5 En entrant dans le tombeau, elles virent un jeune homme assis à droite, vêtu d’une robe blanche ; elles furent effrayées.
6 Il leur dit : Ne vous effrayez pas ; vous cherchez Jésus le Nazaréen, le crucifié ; il s’est réveillé, il n’est pas ici ; voici le lieu où on l’avait mis.
7 Mais allez dire à ses disciples et à Pierre qu’il vous précède en Galilée : c’est là que vous le verrez, comme il vous l’a dit.

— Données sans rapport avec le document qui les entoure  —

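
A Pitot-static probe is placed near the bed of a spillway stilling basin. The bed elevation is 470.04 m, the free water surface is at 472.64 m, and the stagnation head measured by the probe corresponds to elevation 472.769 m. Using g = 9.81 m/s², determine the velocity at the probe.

v ≈ 1.59 m/s

Near the bed, under hydrostatic conditions, the piezometric head (z + ψ) equals the free-surface elevation, 472.64 m.
Velocity head = total − piezometric = 472.769 − 472.64 = 0.129 m.
v = √(2g·h_v) = √(2 × 9.81 × 0.129) = 1.59 m/s.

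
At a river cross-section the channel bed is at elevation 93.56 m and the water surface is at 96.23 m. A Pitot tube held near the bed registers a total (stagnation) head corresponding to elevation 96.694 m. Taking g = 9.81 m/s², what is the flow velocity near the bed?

Near the bed, under hydrostatic conditions, the piezometric head (z + ψ) equals the free-surface elevation, 96.23 m.
Velocity head = total − piezometric = 96.694 − 96.23 = 0.464 m.
v = √(2g·h_v) = √(2 × 9.81 × 0.464) = 3.02 m/s.

v ≈ 3.02 m/s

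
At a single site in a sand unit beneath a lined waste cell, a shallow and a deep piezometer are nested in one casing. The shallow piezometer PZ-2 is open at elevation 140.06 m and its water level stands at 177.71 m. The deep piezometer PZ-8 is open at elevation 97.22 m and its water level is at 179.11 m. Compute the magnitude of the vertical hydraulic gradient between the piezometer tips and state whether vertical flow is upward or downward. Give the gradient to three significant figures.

|i_v| ≈ 0.0327; vertical flow is upward

Total head at PZ-2: h = 177.71 m (water level in the standpipe).
Total head at PZ-8: h = 179.11 m.
Δh = h(PZ-2) − h(PZ-8) = 177.71 − 179.11 = -1.40 m.
Vertical separation Δz = 140.06 − 97.22 = 42.84 m.
|i_v| = |Δh| / Δz = 1.40 / 42.84 = 0.0327.
Head is higher in the deep piezometer, so vertical flow is upward (discharge condition).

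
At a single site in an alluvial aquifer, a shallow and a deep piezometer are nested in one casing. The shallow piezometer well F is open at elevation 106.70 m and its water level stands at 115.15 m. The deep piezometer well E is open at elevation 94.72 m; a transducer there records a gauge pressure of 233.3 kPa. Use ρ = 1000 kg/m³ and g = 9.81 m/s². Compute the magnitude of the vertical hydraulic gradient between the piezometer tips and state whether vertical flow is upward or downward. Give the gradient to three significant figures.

|i_v| ≈ 0.280; vertical flow is upward

Total head at well F: h = 115.15 m (water level in the standpipe).
Pressure head at well E: ψ = P/(ρg) = 233.3×1000 / (1000 × 9.81) = 23.78 m.
Total head at well E: h = z + ψ = 94.72 + 23.78 = 118.50 m.
Δh = h(well F) − h(well E) = 115.15 − 118.50 = -3.35 m.
Vertical separation Δz = 106.70 − 94.72 = 11.98 m.
|i_v| = |Δh| / Δz = 3.35 / 11.98 = 0.280.
Head is higher in the deep piezometer, so vertical flow is upward (discharge condition).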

8 Elles sortirent du tombeau et s’enfuirent tremblantes et stupéfaites. Et elles ne dirent rien à personne, car elles avaient peur.
Prédication
L’évangile de Marc est toujours très surprenant. Son caractère abrupt est sensible dès le début avec un commencement sans introduction directement sur Jean le baptiste et le baptême de Jésus, et, nous l’avons entendu jeudi soir et vendredi soir, un récit de la Passion extrêmement tendu, intense, sec. Et ce que nous avons lu ce matin, le récit du matin de Pâques est particulièrement frustrant : pas de joie, pas d’apparition du Ressuscité, un minimum de détails. Déjà qu’il n’est pas possible de célébrer Noël, la naissance de Jésus, avec l’évangile de Marc, la célébration de Pâques serait-elle aussi réduite avec ce dernier mot sur la peur ? La peur qui n’est pas l’émotion que nous associons naturellement, spontanément avec la résurrection.
Rappelons-nous que l’évangile de Marc dans version originale prend fin avec ce verset 8, les suivants constituant une finale ajoutée ultérieurement ; il y a même deux finales différentes, c’est dire l’embarras devant cette peur clôturant le récit.

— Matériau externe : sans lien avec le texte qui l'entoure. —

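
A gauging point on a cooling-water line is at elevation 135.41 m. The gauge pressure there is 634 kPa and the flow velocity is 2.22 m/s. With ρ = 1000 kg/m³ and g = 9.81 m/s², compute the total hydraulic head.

Pressure head ψ = P/(ρg) = 634×1000 / (1000 × 9.81) = 64.63 m.
Velocity head = v²/(2g) = 2.22² / (2 × 9.81) = 0.251 m.
h = z + ψ + v²/(2g) = 135.41 + 64.63 + 0.251 = 200.29 m.

h ≈ 200.29 m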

Sauf que la fin du texte n’est pas la fin de l’évangile. Un dernier mot est écrit, le point est inscrit, mais ce n’est pas la fin, c’est le commencement, et même un triple commencement.
- C’est le commencement de l’Évangile, la Bonne Nouvelle, la confiance que le Christ est ressuscité, vivant et agissant.
- C’est le commencement de l’évangile de Marc (des trois autres également) car le récit est le témoignage de foi de Marc (quel que soit son nom) ; c’est parce que Marc met sa foi dans le Dieu révélé par le crucifié-ressuscité qu’il écrit un récit dont l’origine est donc Pâques.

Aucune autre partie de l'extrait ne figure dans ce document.